§ MR. SEXTON
asked the Chief Secretary to the Lord Lieutenant of Ireland, Whether he has observed that in one of the courts for investigation of claims for compensation for injuries (under the Crimes Prevention Act) the Commissioner refused to hear solicitors on behalf of the parties, on the ground that section 19 of the Crimes Prevention Act prescribed that the parties should be heard "either personally, or by counsel," and that this provision shut out solicitors from a hearing; and, whether, considering the poverty of the ratepayers in many parts of Ireland, and the cost of engaging counsel from Dublin, the Government will take such steps as may be necessary, either by introducing a short amending Bill, or otherwise, to facilitate the protection of the interests of the ratepayers in cases of claims for compensation by entitling solicitors to appear?
§ MR. TREVELYAN
Sir, I have observed the ruling referred to in the Question of the hon. Member, reported to have been made by one of the barristers appointed by His Excellency to investi- 649 gate and report on applications for compensation under the Prevention of Crime Act.
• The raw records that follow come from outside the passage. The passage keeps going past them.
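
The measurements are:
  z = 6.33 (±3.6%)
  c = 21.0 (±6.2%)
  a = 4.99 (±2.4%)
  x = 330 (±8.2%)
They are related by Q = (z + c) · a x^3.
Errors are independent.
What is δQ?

1.23e+09

Let u = z + c = 27.3. δu = √(δz² + δc²) = √(0.0519 + 1.70) = 1.32, so δu/u = 0.0484.
Q is then a monomial in u, a, x:
δQ/Q = √((δu/u)² + (1·δa/a)² + (3·δx/x)²) = √(0.00234 + 0.000576 + 0.0605) = 0.252
Q = 4.9e+09, so δQ = 0.252 × 4.9e+09 = 1.23e+09.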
The Question, being a legal one, ought rather to have been addressed to the Attorney General for Ireland; but I am advised that, while the 19th section of that Act, in the 1st sub-section, gives an absolute right of audience to the parties personally or by counsel, the 2nd sub-section gives the investigating barrister for the purpose of the investigation the same power as Justices sitting in Petty Sessions, and, therefore, there is nothing to prevent his hearing a solicitor if he thinks fit; and I have observed that solicitors have, in fact, been heard by other investigating barristers appointed by His Excellency under this section. In this view, therefore, no further Statute appears to me necessary.